Until the early 19th century underpants did not exist as part of a ladies wardrobe, a corset and linen chemise was all the underwear a woman thought necessary, or even desirable. It wasn’t until the turn of the the turn of the century, when
the use of very light fabrics became popular, that women even considered wearing underpants as a necessity for added warmth. When the crinoline was introduced toward the middle of the century, its tendency to fly up at inopportune moments created yet another need for these undergarments. Queen Victoria’s stringent standards of propriety established underpants as a staple article of clothing in every woman’s wardrobe.

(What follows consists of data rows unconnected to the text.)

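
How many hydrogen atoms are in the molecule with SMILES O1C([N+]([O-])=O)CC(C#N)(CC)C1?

Hydrogens are implicit in SMILES; fill each atom to its normal valence:
  3 × C: 2 H each → 6
  2 × C: no H
  2 × O: no H
  1 × C: 3 H
  1 × C: 1 H
  1 × N: no H
  1 × N (charge +1): no H
  1 × O (charge -1): no H
  Total hydrogens = 10.

10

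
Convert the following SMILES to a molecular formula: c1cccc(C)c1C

Heavy atoms from the SMILES: 8 C.
Implicit hydrogens by atom environment:
  4 × C (aromatic): 1 H each → 4
  2 × C: 3 H each → 6
  2 × C (aromatic): no H
  Total hydrogens = 10.
Molecular formula: C8H10

C8H10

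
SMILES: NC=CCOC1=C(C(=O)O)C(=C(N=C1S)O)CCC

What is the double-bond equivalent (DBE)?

Molecular formula from the SMILES: C12H16N2O4S.
DoU = (2C + 2 + N − H − X)/2 = (2·12 + 2 + 2 − 16 − 0)/2 = 12/2 = 6.
(Structurally: 1 ring(s) + 5 π bond(s) = 6.)

6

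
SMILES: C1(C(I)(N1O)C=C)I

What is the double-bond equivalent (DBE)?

2

Molecular formula from the SMILES: C4H5I2NO.
DoU = (2C + 2 + N − H − X)/2 = (2·4 + 2 + 1 − 5 − 2)/2 = 4/2 = 2.
(Structurally: 1 ring(s) + 1 π bond(s) = 2.)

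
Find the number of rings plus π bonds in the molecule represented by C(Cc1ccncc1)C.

4

Molecular formula from the SMILES: C8H11N.
DoU = (2C + 2 + N − H − X)/2 = (2·8 + 2 + 1 − 11 − 0)/2 = 8/2 = 4.
(Structurally: 1 ring(s) + 3 π bond(s) = 4.)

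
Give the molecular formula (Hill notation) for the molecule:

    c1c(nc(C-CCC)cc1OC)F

C10H14FNO

Heavy atoms from the SMILES: 10 C, 1 F, 1 N, 1 O.
Implicit hydrogens by atom environment:
  3 × C: 2 H each → 6
  3 × C (aromatic): no H
  2 × C: 3 H each → 6
  2 × C (aromatic): 1 H each → 2
  1 × F: no H
  1 × N (aromatic): no H
  1 × O: no H
  Total hydrogens = 14.
Molecular formula: C10H14FNO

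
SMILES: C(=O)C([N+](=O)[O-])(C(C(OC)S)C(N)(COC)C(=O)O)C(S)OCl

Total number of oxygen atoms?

8

The symbol for oxygen appears 8 times in the SMILES.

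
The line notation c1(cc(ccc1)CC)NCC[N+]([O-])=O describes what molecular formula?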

Pantalettes, an adaptation of men’s pantaloons, were the earliest style of underpants used by women. They were also called drawers because they were composed of two separate leg sections that were tied on at the waist with drawstrings and acted more as legwarmers than underpants. Early on, these were considered a fashion accessory and were decorated with frills and lace and allowed to hang several inches below the hemline. By the middle of the century, drawers were connected at the waist, though the crotch was still left open. The loose style of the garment, however, accommodated the opening and afforded a degree of modesty if one lost control of her crinoline. By the 1870’s drawers became an “unmentionable” part of a woman’s wardrobe. The crotch was sewn shut and it was no longer appropriate for them to be seen, so they were shortened to just below the knee. Despite this, many women still took pains to embellish their drawers with frills and lace much to the chagrin of those who thought it a waste of materials.